Specific writers who overuse certain words

It’s a blow to the ego when someone describes you as “ineffable.”

Huh - not only do I not remember creating this thread at all, but I don’t remember the Quirke books at all either. :slight_smile:

Another for the OP: I would love to get one of Lee Child’s books elecgtronically and see the search results for “Reacher said nothing.”

My thoughts exactly. If that word had been removed from Turtledove’s book “Guns of the South” this 500 page novel would have been a pamphlet.

This reminds me of the use of brand names in The Girl with the Dragon Tattoo (and possibly the sequels, but I hated the first one, so I stopped reading), especially with the computers. Was Stieg Larsson getting kickbacks from Apple or something? MacBooks are described in loving, gushing detail. I’ve heard wonderful parents talk about their wonderful children in less glowing terms.

Hunter S. Thompson is one of my favorite writers, and I’m on a serious jag right now (half-way through Fear and Loathing on the Campaign Trail '72). Everything in Hunter’s world is “atavistic.”

He describes something that way many, many time in pretty much any piece he’s ever written. It’s almost enough to make me look up the word to see what the hell it means.

I forgot another Trollope favourite: pressing someone’s hand. If I had a dime for every time someone’s hand got pressed, I’d be a millionaire.

When I was a kid reading Naked Lunch I remember Burroughs wouldn’t shut up for a while about iridescence.

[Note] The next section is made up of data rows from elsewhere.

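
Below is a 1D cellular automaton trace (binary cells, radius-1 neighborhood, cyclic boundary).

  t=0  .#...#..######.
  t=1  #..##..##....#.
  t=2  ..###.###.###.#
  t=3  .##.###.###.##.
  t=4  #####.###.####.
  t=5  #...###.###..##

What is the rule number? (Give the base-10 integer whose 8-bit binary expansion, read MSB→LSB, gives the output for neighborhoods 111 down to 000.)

107

  ### -> .   bit 7 = 0  t=0,i=9
  ##. -> #   bit 6 = 1  t=0,i=13
  #.# -> #   bit 5 = 1  t=1,i=14
  #.. -> .   bit 4 = 0  t=0,i=2
  .## -> #   bit 3 = 1  t=0,i=8
  .#. -> .   bit 2 = 0  t=0,i=1
  ..# -> #   bit 1 = 1  t=0,i=0
  ... -> #   bit 0 = 1  t=0,i=3
  bits 01101011 = 107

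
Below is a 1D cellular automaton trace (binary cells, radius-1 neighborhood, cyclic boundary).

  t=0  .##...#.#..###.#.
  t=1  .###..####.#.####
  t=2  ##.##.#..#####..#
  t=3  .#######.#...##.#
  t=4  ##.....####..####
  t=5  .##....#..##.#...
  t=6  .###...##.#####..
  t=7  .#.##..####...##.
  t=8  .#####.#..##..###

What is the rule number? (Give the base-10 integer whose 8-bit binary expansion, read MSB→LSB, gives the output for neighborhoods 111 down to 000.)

124

  ### -> .   bit 7 = 0  t=0,i=12
  ##. -> #   bit 6 = 1  t=0,i=2
  #.# -> #   bit 5 = 1  t=0,i=7
  #.. -> #   bit 4 = 1  t=0,i=3
  .## -> #   bit 3 = 1  t=0,i=1
  .#. -> #   bit 2 = 1  t=0,i=6
  ..# -> .   bit 1 = 0  t=0,i=0
  ... -> .   bit 0 = 0  t=0,i=4
  bits 01111100 = 124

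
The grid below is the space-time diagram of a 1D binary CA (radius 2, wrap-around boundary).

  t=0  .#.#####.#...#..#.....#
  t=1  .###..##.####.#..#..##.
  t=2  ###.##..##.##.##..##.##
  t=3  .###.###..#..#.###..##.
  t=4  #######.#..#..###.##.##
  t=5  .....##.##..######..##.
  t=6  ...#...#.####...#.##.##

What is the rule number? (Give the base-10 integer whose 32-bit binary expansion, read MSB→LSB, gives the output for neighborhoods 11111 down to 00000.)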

That’s funny. I was thinking of the same word but different author, Steven Erikson.

I think it was a Lee Child book that drove me crazy because the car kept “nosing into traffic” or “nosing onto the freeway”

Can’t forget ‘celerity.’

H. Beam Piper, in Little Fuzzy, was seriously hung up on the world “Niffleheim.” Everything was “What in Niffleheim are you doing?” or “That would stink on Niffleheim!” or something similar. It was bad enough that to this day I refer to an author overusing a particular word as “Niffleheim Syndrome.” :smiley:

Psst - posts 26 & 36. :smiley:

Oh, my. Zombie ate my brains! (I used to be winterhawk, so there’s that–but I searched on my newer username and it didn’t come up, so I figured it was safe!) :smiley:

Timothy Zahn

In his *Thrawn Trilogy *if something goes wrong, the situation “goes straight to hell” every time. When it does it all happens in a “heartbeat”.

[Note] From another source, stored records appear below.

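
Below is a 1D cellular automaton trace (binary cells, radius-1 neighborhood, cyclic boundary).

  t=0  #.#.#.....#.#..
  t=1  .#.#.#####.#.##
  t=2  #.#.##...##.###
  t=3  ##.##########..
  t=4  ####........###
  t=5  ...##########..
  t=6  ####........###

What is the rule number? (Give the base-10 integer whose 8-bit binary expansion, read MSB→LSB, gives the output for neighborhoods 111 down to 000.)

123

  ### -> .   bit 7 = 0  t=1,i=6
  ##. -> #   bit 6 = 1  t=1,i=9
  #.# -> #   bit 5 = 1  t=0,i=1
  #.. -> #   bit 4 = 1  t=0,i=5
  .## -> #   bit 3 = 1  t=1,i=5
  .#. -> .   bit 2 = 0  t=0,i=0
  ..# -> #   bit 1 = 1  t=0,i=9
  ... -> #   bit 0 = 1  t=0,i=6
  bits 01111011 = 123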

He wrote another series (Conquerors Saga) in which the alien’s hearts are called “hunns”.
Of course everything happens in a “hunnbeat” :rolleyes:

I never noticed the “pinched” thing.
I love Martin’s work, but the phrase “much and more,” appears several times per chapter. In fact, if you type “much and more,” into google the first thing that pops up is an ASOIF related link.

Also, at least three different characters have “hands the size of hams.”

But with 5000+ words in his story, I’m willing to forgive him for repeating himself once or twice.

A mess of a book, but in “The Long Goodbye” it really struck me that Raymond Chandler could manage to use the phrase “Portrait of Madison”… FOURTEEN times. Generally a clunky “that means a 5000 dollar bill” dialogue would follow, as well.

Portrait of Madison.

I remember coming to the bottom of a page. Marlowe had just met someone or something, but out loud, with myself as my only witness, I predicted the word would come soon. Flipped the page, and there it was: the portrait of Madison, crisp and green. My Kindle returns 5 full pages of search results for it.

Even though it’s been over 20 years since I read Louise Cooper’s Time Master series, I cannot hear the word “conundrum” without wincing.

And everyone says “Point” when they want to, you know, acknowledge a point has been made.

Dean Koontz likes that a lot also.

Every suit of armor in George R. R. Martin’s universe is “lobstered.”

In Stephen King’s universe, sunlight never reflects or glints off a surface. It “heliographs.”